Мне предстояло встретиться с профессором Юнкером – сдвоенным персонажем, состоявшим из мужа и жены. Тридцать лет уже они практиковали совместно и каждое воскресенье в уединенном, хоть оттого грязноватеньком углу пляжа эта парочка анализировала друг дружку. У их пациентов считалось, что по понедельникам Юнкеры особенно востры, – я таковым не был, безобразно надравшись в одной-двух забегаловках, прежде чем достичь убогого квартала, в котором обитали и Юнкеры, и, как я, вроде бы, заприметил, иные врачи. Парадная дверь глядела очень мило в обрамленьи цветочков и ягод рыночной площади, но не мешало бы взглянуть и на заднюю. Меня приняла женская половина, пожилая карлица в брюках, что в 1922-ом покоряло отвагой. Эту тему продолжило – сразу же за узким окном ватер-клозета (где мне пришлось наполнить нелепый фиал, вполне поместительный для целей доктора, но не для моих) – представление, разыгранное бризом над улицей, достаточно узкой, чтобы три пары подштанников сумели перемахнуть ее по веревке за то же число шагов или прыжков.
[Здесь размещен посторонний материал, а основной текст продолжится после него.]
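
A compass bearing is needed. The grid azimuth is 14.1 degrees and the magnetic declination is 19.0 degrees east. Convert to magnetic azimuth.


magnetic azimuth = grid azimuth - declination (east +ve)
mag_az = 14.1 - 19.0 = 355.1 degrees

355.1 degrees


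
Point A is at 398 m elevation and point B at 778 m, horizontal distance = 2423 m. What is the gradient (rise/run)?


gradient = (778 - 398) / 2423 = 380 / 2423 = 0.1568

0.1568


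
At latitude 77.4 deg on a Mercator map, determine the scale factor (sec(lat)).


SF = 1 / cos(77.4) = 1 / 0.218143 = 4.584

4.584


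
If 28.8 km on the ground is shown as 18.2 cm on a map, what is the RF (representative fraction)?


ground = 28.8 km = 2880000 cm; RF denominator = ground / map = 2880000 / 18.2 ≈ 158242; RF = 1:158242

1:158242


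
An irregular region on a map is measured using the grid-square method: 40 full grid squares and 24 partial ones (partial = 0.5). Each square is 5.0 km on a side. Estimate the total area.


effective squares = 40 + 24 * 0.5 = 52.0
area = 52.0 * 25.0 = 1300.0 km^2

1300.0 km^2


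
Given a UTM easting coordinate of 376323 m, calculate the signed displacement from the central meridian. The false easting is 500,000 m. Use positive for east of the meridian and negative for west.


displacement = 376323 - 500000 = -123677 m

-123677 m


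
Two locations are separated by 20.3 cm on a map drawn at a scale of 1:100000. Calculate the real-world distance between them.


ground = 20.3 cm * 100000 / 100 = 20300.0 m = 20.3 km

20.3 km


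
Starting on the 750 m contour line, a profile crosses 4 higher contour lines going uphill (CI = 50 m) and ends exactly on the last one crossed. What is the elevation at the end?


elevation = 750 + 4 * 50 = 950 m

950 m


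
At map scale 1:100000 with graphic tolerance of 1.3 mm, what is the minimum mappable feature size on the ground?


ground = 1.3 mm * 100000 / 1000 = 130.0 m

130.0 m


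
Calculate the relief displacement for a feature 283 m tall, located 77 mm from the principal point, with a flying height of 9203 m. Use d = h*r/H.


d = h * r / H = 283 * 77 / 9203 = 2.37 mm

2.37 mm


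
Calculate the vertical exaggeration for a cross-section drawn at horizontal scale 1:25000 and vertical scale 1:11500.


VE = horizontal_scale / vertical_scale = 25000 / 11500 ≈ 2.2

2.2x


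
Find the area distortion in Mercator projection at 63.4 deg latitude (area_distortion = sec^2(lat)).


area_distortion = 1/cos^2(63.4) = 4.988

4.988


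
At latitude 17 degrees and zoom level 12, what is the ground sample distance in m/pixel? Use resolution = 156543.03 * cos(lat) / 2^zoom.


res = 156543.03 * cos(17) / 2^12 = 156543.03 * 0.95630476 / 4096 = 36.55 m/pixel

36.55 m/pixel


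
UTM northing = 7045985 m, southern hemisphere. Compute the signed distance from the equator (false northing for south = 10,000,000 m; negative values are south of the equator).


For southern: actual = 7045985 - 10000000 = -2954015 m

-2954015 m


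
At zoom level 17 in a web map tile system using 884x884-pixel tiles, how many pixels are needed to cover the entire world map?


tiles per axis = 2^17 = 131072
total tiles = 131072^2 = 17179869184
pixels per axis = 131072 * 884 = 115867648
total pixels = 115867648^2 = 13425311853051904

13425311853051904 pixels


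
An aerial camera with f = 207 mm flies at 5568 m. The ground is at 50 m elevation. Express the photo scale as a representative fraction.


scale = f / (H - h) = 207 mm / 5518 m = 207 / 5518000 = 1:26657

1:26657


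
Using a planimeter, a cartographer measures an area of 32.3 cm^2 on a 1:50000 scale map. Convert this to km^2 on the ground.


ground_area = 32.3 * (50000/100)^2 = 8075000.0 m^2 = 8.075 km^2

8.075 km^2


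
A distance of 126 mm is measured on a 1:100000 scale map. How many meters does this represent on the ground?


ground = 126 mm * 100000 / 1000 = 12600.0 m

12600.0 m


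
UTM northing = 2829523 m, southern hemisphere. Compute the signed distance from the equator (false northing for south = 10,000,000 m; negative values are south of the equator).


For southern: actual = 2829523 - 10000000 = -7170477 m

-7170477 m


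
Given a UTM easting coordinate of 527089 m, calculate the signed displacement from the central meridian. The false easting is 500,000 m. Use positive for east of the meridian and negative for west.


displacement = 527089 - 500000 = 27089 m

27089 m


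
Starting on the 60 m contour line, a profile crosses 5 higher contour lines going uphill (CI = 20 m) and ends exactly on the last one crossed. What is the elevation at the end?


elevation = 60 + 5 * 20 = 160 m

160 m


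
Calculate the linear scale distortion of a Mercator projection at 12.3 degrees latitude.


SF = 1 / cos(12.3) = 1 / 0.977046 = 1.023

1.023


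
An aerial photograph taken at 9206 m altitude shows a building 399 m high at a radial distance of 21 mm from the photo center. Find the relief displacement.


d = h * r / H = 399 * 21 / 9206 = 0.91 mm

0.91 mm


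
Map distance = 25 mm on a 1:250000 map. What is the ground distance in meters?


ground = 25 mm * 250000 / 1000 = 6250.0 m

6250.0 m


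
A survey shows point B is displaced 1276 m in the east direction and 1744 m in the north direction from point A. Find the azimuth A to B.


az = atan2(1276, 1744) = 36.2 deg
adjusted to 0-360: 36.2 degrees

36.2 degrees


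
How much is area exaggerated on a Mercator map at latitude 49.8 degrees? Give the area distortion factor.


area_distortion = 1/cos^2(49.8) = 2.4

2.4


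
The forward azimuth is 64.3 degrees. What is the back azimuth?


back azimuth = (64.3 + 180) mod 360 = 244.3 degrees

244.3 degrees


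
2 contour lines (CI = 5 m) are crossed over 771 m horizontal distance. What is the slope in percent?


elevation change = 2 * 5 = 10 m
slope = 10 / 771 * 100 = 1.3%

1.3%


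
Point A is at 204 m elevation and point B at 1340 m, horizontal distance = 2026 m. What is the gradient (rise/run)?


gradient = (1340 - 204) / 2026 = 1136 / 2026 = 0.5607

0.5607


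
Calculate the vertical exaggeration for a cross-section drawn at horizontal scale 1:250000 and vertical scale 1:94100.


VE = horizontal_scale / vertical_scale = 250000 / 94100 ≈ 2.7

2.7x


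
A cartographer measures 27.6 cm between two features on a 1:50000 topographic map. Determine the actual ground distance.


ground = 27.6 cm * 50000 / 100 = 13800.0 m = 13.8 km

13.8 km


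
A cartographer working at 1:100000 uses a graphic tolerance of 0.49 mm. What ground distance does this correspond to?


ground = 0.49 mm * 100000 / 1000 = 49.0 m

49.0 m


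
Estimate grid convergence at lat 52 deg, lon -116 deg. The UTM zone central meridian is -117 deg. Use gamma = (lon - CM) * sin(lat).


gamma = (-116 - -117) * sin(52) = 1 * 0.788011 = 0.788 degrees

0.788 degrees


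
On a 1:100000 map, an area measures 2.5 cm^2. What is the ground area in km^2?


ground_area = 2.5 * (100000/100)^2 = 2500000.0 m^2 = 2.5 km^2

2.5 km^2


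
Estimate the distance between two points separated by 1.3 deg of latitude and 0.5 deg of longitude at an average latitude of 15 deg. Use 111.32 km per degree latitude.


dlat_km = 1.3 * 111.32 = 144.716
dlon_km = 0.5 * 111.32 * cos(15) ≈ 53.763
dist = sqrt(144.716^2 + 53.763^2) ≈ 154.4 km

154.4 km


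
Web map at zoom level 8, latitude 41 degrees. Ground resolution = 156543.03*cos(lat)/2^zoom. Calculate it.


res = 156543.03 * cos(41) / 2^8 = 156543.03 * 0.75470958 / 256 = 461.5 m/pixel

461.5 m/pixel


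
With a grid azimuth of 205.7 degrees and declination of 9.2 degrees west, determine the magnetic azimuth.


magnetic azimuth = grid azimuth - declination (east +ve)
mag_az = 205.7 - -9.2 = 214.9 degrees

214.9 degrees


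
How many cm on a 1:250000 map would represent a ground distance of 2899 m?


map_cm = 2899 * 100 / 250000 = 1.1596 cm ≈ 1.16 cm

1.16 cm


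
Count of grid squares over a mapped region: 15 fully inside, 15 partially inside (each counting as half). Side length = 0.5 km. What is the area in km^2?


effective squares = 15 + 15 * 0.5 = 22.5
area = 22.5 * 0.25 = 5.625 km^2

5.625 km^2


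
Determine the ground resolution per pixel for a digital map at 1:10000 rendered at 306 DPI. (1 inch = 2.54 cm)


pixel_cm = 2.54 / 306 ≈ 0.008301 cm
ground = pixel_cm * 10000 / 100 = 2.54 * 10000 / (306 * 100) = 25400 / 30600 ≈ 0.83 m

0.83 m


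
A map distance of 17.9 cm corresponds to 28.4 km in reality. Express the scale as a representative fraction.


ground = 28.4 km = 2840000 cm; RF denominator = ground / map = 2840000 / 17.9 ≈ 158659; RF = 1:158659

1:158659


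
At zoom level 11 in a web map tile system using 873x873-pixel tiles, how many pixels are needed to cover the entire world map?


tiles per axis = 2^11 = 2048
total tiles = 2048^2 = 4194304
pixels per axis = 2048 * 873 = 1787904
total pixels = 1787904^2 = 3196600713216

3196600713216 pixels


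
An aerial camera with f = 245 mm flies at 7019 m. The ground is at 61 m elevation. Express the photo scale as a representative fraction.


scale = f / (H - h) = 245 mm / 6958 m = 245 / 6958000 = 1:28400

1:28400


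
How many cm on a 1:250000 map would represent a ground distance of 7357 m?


map_cm = 7357 * 100 / 250000 = 2.9428 cm ≈ 2.94 cm

2.94 cm


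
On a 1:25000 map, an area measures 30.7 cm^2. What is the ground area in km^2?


ground_area = 30.7 * (25000/100)^2 = 1918750.0 m^2 = 1.91875 km^2 ≈ 1.919 km^2

1.919 km^2


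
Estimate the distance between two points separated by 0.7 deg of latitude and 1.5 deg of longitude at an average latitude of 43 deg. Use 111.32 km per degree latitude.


dlat_km = 0.7 * 111.32 = 77.924
dlon_km = 1.5 * 111.32 * cos(43) ≈ 122.121
dist = sqrt(77.924^2 + 122.121^2) ≈ 144.9 km

144.9 km


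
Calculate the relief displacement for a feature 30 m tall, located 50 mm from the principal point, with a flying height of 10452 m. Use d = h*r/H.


d = h * r / H = 30 * 50 / 10452 = 0.14 mm

0.14 mm


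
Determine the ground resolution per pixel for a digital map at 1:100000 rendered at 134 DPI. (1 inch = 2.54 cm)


pixel_cm = 2.54 / 134 ≈ 0.018955 cm
ground = pixel_cm * 100000 / 100 = 2.54 * 100000 / (134 * 100) = 254000 / 13400 ≈ 18.96 m

18.96 m


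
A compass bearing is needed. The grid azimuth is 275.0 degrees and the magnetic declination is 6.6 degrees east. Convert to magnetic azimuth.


magnetic azimuth = grid azimuth - declination (east +ve)
mag_az = 275.0 - 6.6 = 268.4 degrees

268.4 degrees


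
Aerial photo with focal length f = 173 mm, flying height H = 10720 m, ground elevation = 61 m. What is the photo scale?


scale = f / (H - h) = 173 mm / 10659 m = 173 / 10659000 = 1:61613

1:61613


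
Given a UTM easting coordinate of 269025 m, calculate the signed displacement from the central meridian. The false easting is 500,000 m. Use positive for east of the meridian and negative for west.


displacement = 269025 - 500000 = -230975 m

-230975 m


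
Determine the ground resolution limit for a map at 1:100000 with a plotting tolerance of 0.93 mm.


ground = 0.93 mm * 100000 / 1000 = 93.0 m

93.0 m


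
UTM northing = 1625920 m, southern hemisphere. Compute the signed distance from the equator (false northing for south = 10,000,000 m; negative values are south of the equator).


For southern: actual = 1625920 - 10000000 = -8374080 m

-8374080 m


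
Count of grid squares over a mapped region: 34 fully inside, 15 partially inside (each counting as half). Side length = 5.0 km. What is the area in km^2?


effective squares = 34 + 15 * 0.5 = 41.5
area = 41.5 * 25.0 = 1037.5 km^2

1037.5 km^2


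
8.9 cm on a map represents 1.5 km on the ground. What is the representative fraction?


ground = 1.5 km = 150000 cm; RF denominator = ground / map = 150000 / 8.9 ≈ 16854; RF = 1:16854

1:16854


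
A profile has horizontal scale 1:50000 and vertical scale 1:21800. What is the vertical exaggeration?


VE = horizontal_scale / vertical_scale = 50000 / 21800 ≈ 2.3

2.3x


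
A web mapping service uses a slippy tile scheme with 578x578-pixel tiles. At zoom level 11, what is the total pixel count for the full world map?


tiles per axis = 2^11 = 2048
total tiles = 2048^2 = 4194304
pixels per axis = 2048 * 578 = 1183744
total pixels = 1183744^2 = 1401249857536

1401249857536 pixels


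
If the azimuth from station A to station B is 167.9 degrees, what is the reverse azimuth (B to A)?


back azimuth = (167.9 + 180) mod 360 = 347.9 degrees

347.9 degrees


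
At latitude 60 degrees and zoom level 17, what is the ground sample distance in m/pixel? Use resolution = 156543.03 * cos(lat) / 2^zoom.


res = 156543.03 * cos(60) / 2^17 = 156543.03 * 0.5 / 131072 = 0.6 m/pixel

0.6 m/pixel


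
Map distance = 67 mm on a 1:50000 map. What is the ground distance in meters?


ground = 67 mm * 50000 / 1000 = 3350.0 m

3350.0 m


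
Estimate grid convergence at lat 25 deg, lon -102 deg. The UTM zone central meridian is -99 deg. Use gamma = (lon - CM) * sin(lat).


gamma = (-102 - -99) * sin(25) = -3 * 0.422618 = -1.268 degrees

-1.268 degrees


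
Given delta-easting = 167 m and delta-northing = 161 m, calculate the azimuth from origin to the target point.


az = atan2(167, 161) = 46.0 deg
adjusted to 0-360: 46.0 degrees

46.0 degrees


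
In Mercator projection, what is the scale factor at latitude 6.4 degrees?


SF = 1 / cos(6.4) = 1 / 0.993768 = 1.006

1.006


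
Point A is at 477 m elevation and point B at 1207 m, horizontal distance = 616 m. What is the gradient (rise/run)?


gradient = (1207 - 477) / 616 = 730 / 616 = 1.1851

1.1851


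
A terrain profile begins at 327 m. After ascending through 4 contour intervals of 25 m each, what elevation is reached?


elevation = 327 + 4 * 25 = 427 m

427 m


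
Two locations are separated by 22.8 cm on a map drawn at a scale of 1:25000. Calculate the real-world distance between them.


ground = 22.8 cm * 25000 / 100 = 5700.0 m = 5.7 km

5.7 km


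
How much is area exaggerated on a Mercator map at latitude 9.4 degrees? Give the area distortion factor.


area_distortion = 1/cos^2(9.4) = 1.027

1.027


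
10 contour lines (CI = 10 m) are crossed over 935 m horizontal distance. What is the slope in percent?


elevation change = 10 * 10 = 100 m
slope = 100 / 935 * 100 = 10.7%

10.7%


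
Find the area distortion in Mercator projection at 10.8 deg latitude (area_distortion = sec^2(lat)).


area_distortion = 1/cos^2(10.8) = 1.036

1.036


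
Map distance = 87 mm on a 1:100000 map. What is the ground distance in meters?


ground = 87 mm * 100000 / 1000 = 8700.0 m

8700.0 m


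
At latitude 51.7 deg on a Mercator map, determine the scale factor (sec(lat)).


SF = 1 / cos(51.7) = 1 / 0.619779 = 1.613

1.613


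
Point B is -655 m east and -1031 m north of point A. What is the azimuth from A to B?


az = atan2(-655, -1031) = -147.6 deg
adjusted to 0-360: 212.4 degrees

212.4 degrees


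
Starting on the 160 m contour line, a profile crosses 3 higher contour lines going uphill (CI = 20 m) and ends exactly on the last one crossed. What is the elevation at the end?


elevation = 160 + 3 * 20 = 220 m

220 m


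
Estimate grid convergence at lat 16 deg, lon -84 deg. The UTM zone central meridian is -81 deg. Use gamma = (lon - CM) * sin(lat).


gamma = (-84 - -81) * sin(16) = -3 * 0.275637 = -0.827 degrees

-0.827 degrees


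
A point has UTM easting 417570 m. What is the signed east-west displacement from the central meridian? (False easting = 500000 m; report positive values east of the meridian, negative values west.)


displacement = 417570 - 500000 = -82430 m

-82430 m


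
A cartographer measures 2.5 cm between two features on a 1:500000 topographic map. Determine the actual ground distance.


ground = 2.5 cm * 500000 / 100 = 12500.0 m = 12.5 km

12.5 km


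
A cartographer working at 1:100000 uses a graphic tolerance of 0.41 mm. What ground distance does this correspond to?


ground = 0.41 mm * 100000 / 1000 = 41.0 m

41.0 m


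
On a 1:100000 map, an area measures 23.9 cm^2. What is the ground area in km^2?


ground_area = 23.9 * (100000/100)^2 = 23900000.0 m^2 = 23.9 km^2

23.9 km^2


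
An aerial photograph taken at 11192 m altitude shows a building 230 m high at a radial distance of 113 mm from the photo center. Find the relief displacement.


d = h * r / H = 230 * 113 / 11192 = 2.32 mm

2.32 mm


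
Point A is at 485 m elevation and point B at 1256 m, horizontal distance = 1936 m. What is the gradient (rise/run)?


gradient = (1256 - 485) / 1936 = 771 / 1936 = 0.3982

0.3982


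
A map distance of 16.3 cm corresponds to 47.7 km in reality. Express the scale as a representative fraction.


ground = 47.7 km = 4770000 cm; RF denominator = ground / map = 4770000 / 16.3 ≈ 292638; RF = 1:292638

1:292638


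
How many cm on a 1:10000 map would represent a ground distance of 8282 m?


map_cm = 8282 * 100 / 10000 = 82.82 cm

82.82 cm


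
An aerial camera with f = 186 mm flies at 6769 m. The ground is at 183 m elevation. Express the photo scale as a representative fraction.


scale = f / (H - h) = 186 mm / 6586 m = 186 / 6586000 = 1:35409

1:35409


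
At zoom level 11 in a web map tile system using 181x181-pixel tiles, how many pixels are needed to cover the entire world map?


tiles per axis = 2^11 = 2048
total tiles = 2048^2 = 4194304
pixels per axis = 2048 * 181 = 370688
total pixels = 370688^2 = 137409593344

137409593344 pixels


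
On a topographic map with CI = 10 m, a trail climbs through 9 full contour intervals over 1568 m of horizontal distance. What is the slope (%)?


elevation change = 9 * 10 = 90 m
slope = 90 / 1568 * 100 = 5.7%

5.7%


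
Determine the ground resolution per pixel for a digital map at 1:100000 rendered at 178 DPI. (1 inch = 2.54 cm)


pixel_cm = 2.54 / 178 ≈ 0.01427 cm
ground = pixel_cm * 100000 / 100 = 2.54 * 100000 / (178 * 100) = 254000 / 17800 ≈ 14.27 m

14.27 m


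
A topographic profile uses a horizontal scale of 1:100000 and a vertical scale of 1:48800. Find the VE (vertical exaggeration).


VE = horizontal_scale / vertical_scale = 100000 / 48800 ≈ 2.0

2.0x


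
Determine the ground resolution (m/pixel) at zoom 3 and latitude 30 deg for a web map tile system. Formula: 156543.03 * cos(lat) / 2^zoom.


res = 156543.03 * cos(30) / 2^3 = 156543.03 * 0.8660254 / 8 = 16946.28 m/pixel

16946.28 m/pixel


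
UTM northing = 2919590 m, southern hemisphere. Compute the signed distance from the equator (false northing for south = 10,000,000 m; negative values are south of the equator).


For southern: actual = 2919590 - 10000000 = -7080410 m

-7080410 m


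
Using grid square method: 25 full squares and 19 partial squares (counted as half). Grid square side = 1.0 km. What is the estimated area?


effective squares = 25 + 19 * 0.5 = 34.5
area = 34.5 * 1.0 = 34.5 km^2

34.5 km^2


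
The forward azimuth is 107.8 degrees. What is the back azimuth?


back azimuth = (107.8 + 180) mod 360 = 287.8 degrees

287.8 degrees


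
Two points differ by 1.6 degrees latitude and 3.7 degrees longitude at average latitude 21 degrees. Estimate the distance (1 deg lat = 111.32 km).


dlat_km = 1.6 * 111.32 = 178.112
dlon_km = 3.7 * 111.32 * cos(21) ≈ 384.527
dist = sqrt(178.112^2 + 384.527^2) ≈ 423.8 km

423.8 km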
Я сделал несколько замечаний об этом и о кабинетном витражном окне с лиловой дамой – точно такой, как на одной из лестниц Виллы Ирис. Госпожа Юнкер осведомилась, кого я предпочитаю, мальчиков или девочек, и я, озираясь, осторожно ответил, что не знаю, кого она сможет мне предложить. Она не засмеялась. Консультация не увенчалась успехом. Перед тем как определить у меня челюстную невралгию, она пожелала, чтобы я повидался с дантистом, – когда протрезвею. Это тут, через улицу, сказала она. Я уверен, что она позвонила ему при мне, чтобы договориться о приеме, вот только не помню, пошел я к нему тогда же или на следующий день. Звали его Мольнар, и это “н” было как семечко в дупле; лет через сорок я им воспользовался в “A Kingdom by the Sea”.